Things that should work:

  • testneural (cptest subproject, consistency tests for all layers using testdata and numerical differentials)
  • bench (benchmark subproject, benchmarks for all layers)
  • mnisttest (cpmnist subproject, MNIST handwritten digit recognition with a convolutional network, requires dataset download.)
  • cifar10test (cpcifar10 subproject, cifar10 image recognition with a convolutional network, requires dataset download.)
  • rnnreader (rnnreader subproject, text generation via RNN/LSTMs, similar to char-rnn.)

Appendix

Resilu (non-) linearity

See jupyter notebook for visualization and more discussions of resilu function.
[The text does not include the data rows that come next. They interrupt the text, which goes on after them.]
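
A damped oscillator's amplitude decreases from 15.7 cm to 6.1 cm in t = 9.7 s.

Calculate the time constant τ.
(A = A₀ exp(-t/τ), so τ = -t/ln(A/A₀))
A/A₀ = 6.1/15.7 = 0.3885; ln(A/A₀) = -0.9454
τ = −t/ln(A/A₀) = −9.7/-0.9454 = 10.26 s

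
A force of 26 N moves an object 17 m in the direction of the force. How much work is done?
W = Fd = 26×17 = 442.0 J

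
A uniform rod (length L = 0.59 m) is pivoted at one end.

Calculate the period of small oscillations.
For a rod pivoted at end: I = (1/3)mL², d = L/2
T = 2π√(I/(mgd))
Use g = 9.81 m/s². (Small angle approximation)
I/m = (1/3)L² = 0.116 m²; d = L/2 = 0.295 m
T = 2π√(I/(mgd)) = 2π√(0.116/(9.81×0.295)) = 1.258 s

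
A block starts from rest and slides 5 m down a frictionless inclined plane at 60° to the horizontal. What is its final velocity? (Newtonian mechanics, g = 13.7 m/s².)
a = g sin(θ) = 13.7 × sin(60°) = 11.86 m/s²
v = √(2ad) = √(2 × 11.86 × 5) = 10.89 m/s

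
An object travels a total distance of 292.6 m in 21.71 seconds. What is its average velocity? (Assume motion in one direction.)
v_avg = Δd / Δt = 292.6 / 21.71 = 13.48 m/s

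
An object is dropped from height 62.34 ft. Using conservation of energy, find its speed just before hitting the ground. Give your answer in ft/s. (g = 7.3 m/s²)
mgh = ½mv² → v = √(2gh) = √(2×7.3×19) = 16.66 m/s = 54.65 ft/s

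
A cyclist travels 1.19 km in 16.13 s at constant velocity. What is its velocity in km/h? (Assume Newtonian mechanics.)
v = d/t (with unit conversion) = 265.6 km/h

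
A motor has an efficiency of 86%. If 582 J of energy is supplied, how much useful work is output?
W_out = η × W_in = 0.86 × 582 = 500.52 J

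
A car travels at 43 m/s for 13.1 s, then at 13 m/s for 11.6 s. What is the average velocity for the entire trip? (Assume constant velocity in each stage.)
d₁ = v₁t₁ = 43 × 13.1 = 563.3 m
d₂ = v₂t₂ = 13 × 11.6 = 150.8 m
d_total = 714.1 m, t_total = 24.7 s
v_avg = d_total/t_total = 714.1/24.7 = 28.91 m/s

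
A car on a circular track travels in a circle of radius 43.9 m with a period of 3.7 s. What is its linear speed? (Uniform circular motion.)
v = 2πr/T = 2π×43.9/3.7 = 74.55 m/s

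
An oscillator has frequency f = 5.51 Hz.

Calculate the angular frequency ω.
ω = 2πf = 2π×5.51 = 34.62 rad/s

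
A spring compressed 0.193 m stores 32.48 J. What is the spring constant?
PE = ½kx² → k = 2PE/x² = 2×32.48/0.193² = 1744.0 N/m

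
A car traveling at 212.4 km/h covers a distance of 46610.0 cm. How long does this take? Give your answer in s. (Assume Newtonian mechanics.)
t = d/v (with unit conversion) = 7.9 s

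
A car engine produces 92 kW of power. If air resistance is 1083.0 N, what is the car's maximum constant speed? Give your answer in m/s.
P = Fv → v = P/F = 92000 W / 1083 N = 84.95 m/s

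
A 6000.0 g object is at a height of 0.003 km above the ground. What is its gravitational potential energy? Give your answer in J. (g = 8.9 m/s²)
PE = mgh = 6 kg × 8.9 m/s² × 3 m = 160.2 J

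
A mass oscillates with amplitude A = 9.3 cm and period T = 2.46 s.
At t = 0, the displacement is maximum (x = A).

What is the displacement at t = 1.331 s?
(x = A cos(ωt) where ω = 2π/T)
ω = 2π/T = 2π/2.46 = 2.554 rad/s
x = A cos(ωt) = 9.3×cos(2.554×1.331) = -8.992 cm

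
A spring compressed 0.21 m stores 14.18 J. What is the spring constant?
PE = ½kx² → k = 2PE/x² = 2×14.18/0.21² = 643.1 N/m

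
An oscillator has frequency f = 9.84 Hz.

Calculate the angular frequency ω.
ω = 2πf = 2π×9.84 = 61.83 rad/s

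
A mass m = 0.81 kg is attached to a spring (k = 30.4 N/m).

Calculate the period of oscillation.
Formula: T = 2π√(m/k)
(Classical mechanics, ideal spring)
T = 2π√(m/k) = 2π√(0.81/30.4) = 1.026 s; f = 1/T = 0.975 Hz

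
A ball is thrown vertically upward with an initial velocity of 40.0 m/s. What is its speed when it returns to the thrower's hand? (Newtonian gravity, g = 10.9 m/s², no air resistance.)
By conservation of energy, the ball returns at the same speed = 40.0 m/s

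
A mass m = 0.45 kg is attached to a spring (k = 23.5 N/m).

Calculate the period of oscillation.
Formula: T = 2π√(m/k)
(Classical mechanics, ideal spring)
T = 2π√(m/k) = 2π√(0.45/23.5) = 0.8695 s; f = 1/T = 1.15 Hz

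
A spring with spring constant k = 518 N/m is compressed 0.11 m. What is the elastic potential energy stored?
PE = ½kx² = ½×518×0.11² = 3.134 J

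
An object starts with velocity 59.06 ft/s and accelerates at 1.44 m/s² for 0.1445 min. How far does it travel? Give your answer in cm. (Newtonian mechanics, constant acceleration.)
d = v₀t + ½at² (with unit conversion) = 21020.0 cm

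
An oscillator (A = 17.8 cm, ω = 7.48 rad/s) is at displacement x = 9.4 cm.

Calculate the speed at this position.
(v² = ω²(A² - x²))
v = ω√(A² − x²) = 7.48×√(0.178² − 0.094²) = 1.131 m/s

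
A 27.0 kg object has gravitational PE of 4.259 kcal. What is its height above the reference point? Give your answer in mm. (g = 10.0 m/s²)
PE = mgh → h = PE/(mg) = 1.782e+04 J / (27 kg × 10.0 m/s²) = 66 m = 66000.0 mm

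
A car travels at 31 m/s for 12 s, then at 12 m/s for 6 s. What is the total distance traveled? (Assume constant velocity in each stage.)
d₁ = v₁t₁ = 31 × 12 = 372 m
d₂ = v₂t₂ = 12 × 6 = 72 m
d_total = 372 + 72 = 444 m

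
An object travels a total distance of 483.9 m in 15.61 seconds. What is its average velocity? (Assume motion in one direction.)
v_avg = Δd / Δt = 483.9 / 15.61 = 31.0 m/s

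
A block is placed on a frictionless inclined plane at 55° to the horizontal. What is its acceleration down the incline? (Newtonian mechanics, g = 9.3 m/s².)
a = g sin(θ) = 9.3 × sin(55°) = 9.3 × 0.8192 = 7.62 m/s²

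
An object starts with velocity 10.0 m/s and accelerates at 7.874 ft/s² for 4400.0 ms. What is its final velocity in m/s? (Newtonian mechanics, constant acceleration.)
v = v₀ + at (with unit conversion) = 20.56 m/s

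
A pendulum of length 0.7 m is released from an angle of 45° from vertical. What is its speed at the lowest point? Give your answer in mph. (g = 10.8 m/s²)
h = L(1 − cosθ) = 0.7×(1 − cos45°) = 0.205 m
v = √(2gh) = √(2×10.8×0.205) = 2.104 m/s = 4.707 mph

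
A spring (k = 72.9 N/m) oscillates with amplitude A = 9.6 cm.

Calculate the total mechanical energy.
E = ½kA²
E = ½kA² = ½×72.9×(0.096)² = 0.3359 J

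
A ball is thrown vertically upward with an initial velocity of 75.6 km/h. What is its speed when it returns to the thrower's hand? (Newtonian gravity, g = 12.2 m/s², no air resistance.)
By conservation of energy, the ball returns at the same speed = 75.6 km/h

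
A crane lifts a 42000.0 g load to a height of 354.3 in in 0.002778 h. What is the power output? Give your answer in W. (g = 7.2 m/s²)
W = mgh = 42×7.2×8.999 = 2721 J
P = W/t = 2721/10 = 272.1 W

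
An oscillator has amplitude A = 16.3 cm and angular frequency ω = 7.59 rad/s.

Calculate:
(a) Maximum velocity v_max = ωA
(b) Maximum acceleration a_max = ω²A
v_max = ωA = 7.59×0.163 = 1.237 m/s
a_max = ω²A = 7.59²×0.163 = 9.39 m/s²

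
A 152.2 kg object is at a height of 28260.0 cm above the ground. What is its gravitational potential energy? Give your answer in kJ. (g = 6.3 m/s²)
PE = mgh = 152.2 kg × 6.3 m/s² × 282.6 m = 2.71e+05 J = 271.0 kJ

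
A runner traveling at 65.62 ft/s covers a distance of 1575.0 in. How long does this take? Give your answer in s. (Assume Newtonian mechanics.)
t = d/v (with unit conversion) = 2.0 s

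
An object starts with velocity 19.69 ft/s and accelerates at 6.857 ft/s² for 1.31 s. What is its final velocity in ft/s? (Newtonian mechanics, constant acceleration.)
v = v₀ + at (with unit conversion) = 28.67 ft/s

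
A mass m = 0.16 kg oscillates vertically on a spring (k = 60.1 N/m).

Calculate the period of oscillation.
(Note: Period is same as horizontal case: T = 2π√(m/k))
T = 2π√(m/k) = 2π√(0.16/60.1) = 0.3242 s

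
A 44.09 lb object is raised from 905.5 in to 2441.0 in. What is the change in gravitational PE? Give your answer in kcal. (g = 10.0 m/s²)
ΔPE = mg(h₂ − h₁) = 20 kg × 10.0 m/s² × (62 − 23) m = 7800 J = 1.864 kcal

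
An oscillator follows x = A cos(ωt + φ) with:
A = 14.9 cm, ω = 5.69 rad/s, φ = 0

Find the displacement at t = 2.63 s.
x = A cos(ωt + φ) = 14.9×cos(5.69×2.63 + 0) = -10.97 cm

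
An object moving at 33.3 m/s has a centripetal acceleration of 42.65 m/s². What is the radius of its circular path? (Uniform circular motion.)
r = v²/a_c = 33.3²/42.65 = 26.0 m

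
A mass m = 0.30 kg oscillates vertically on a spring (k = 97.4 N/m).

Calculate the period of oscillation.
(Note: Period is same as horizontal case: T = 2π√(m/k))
T = 2π√(m/k) = 2π√(0.3/97.4) = 0.3487 s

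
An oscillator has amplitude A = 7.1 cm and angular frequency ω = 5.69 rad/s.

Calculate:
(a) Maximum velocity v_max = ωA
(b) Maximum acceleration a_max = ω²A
v_max = ωA = 5.69×0.071 = 0.404 m/s
a_max = ω²A = 5.69²×0.071 = 2.299 m/s²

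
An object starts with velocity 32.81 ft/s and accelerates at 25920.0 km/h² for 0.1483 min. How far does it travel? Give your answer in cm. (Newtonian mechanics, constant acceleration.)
d = v₀t + ½at² (with unit conversion) = 16820.0 cm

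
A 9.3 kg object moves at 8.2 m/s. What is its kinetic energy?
KE = ½mv² = ½×9.3×8.2² = 312.666 J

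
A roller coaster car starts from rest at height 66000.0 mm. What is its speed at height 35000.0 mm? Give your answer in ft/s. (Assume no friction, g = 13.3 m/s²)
mgh₁ = ½mv₂² + mgh₂ → v₂ = √(2g(h₁−h₂)) = √(2×13.3×(66−35)) = 28.72 m/s = 94.21 ft/s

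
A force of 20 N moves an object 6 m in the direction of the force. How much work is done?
W = Fd = 20×6 = 120.0 J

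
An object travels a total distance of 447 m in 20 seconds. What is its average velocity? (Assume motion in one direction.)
v_avg = Δd / Δt = 447 / 20 = 22.35 m/s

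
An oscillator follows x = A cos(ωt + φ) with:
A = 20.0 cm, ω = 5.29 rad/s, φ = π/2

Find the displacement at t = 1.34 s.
x = A cos(ωt + φ) = 20.0×cos(5.29×1.34 + π/2) = -14.42 cm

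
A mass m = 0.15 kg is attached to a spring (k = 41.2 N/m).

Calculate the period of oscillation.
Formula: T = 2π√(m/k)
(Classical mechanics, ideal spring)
T = 2π√(m/k) = 2π√(0.15/41.2) = 0.3791 s; f = 1/T = 2.638 Hz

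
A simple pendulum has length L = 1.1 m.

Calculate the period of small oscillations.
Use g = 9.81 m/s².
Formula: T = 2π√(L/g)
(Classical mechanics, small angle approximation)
T = 2π√(L/g) = 2π√(1.1/9.81) = 2.104 s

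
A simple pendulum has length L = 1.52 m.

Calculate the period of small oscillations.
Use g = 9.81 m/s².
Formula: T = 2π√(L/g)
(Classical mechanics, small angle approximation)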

(1) $\quad rsi(x)=\frac{x}{1-e^{-x}}$

$rsi(x)$ can be rewritten as:

(2) $\quad rsi(x)=\frac{x}{e^{x}-1}+x$

thus can be interpreted as a residual combination of linearity and non-linearity via addition.

Since $rsi(x)$ shows a phase-transition instability at $x=0$, a taylor $O(4)$ approximation is used for $rsi(x)$ and $\nabla rsi(x)$ for $-h\lt 0\lt h$.

Both $e^x$ quotients (1) and (2) have as limit $ReLU(x)$ or, in case of (2): $-ReLU(x)$, if $e^x$ is replaced by $e^{\frac{x}{a}}$ for small constants $a$.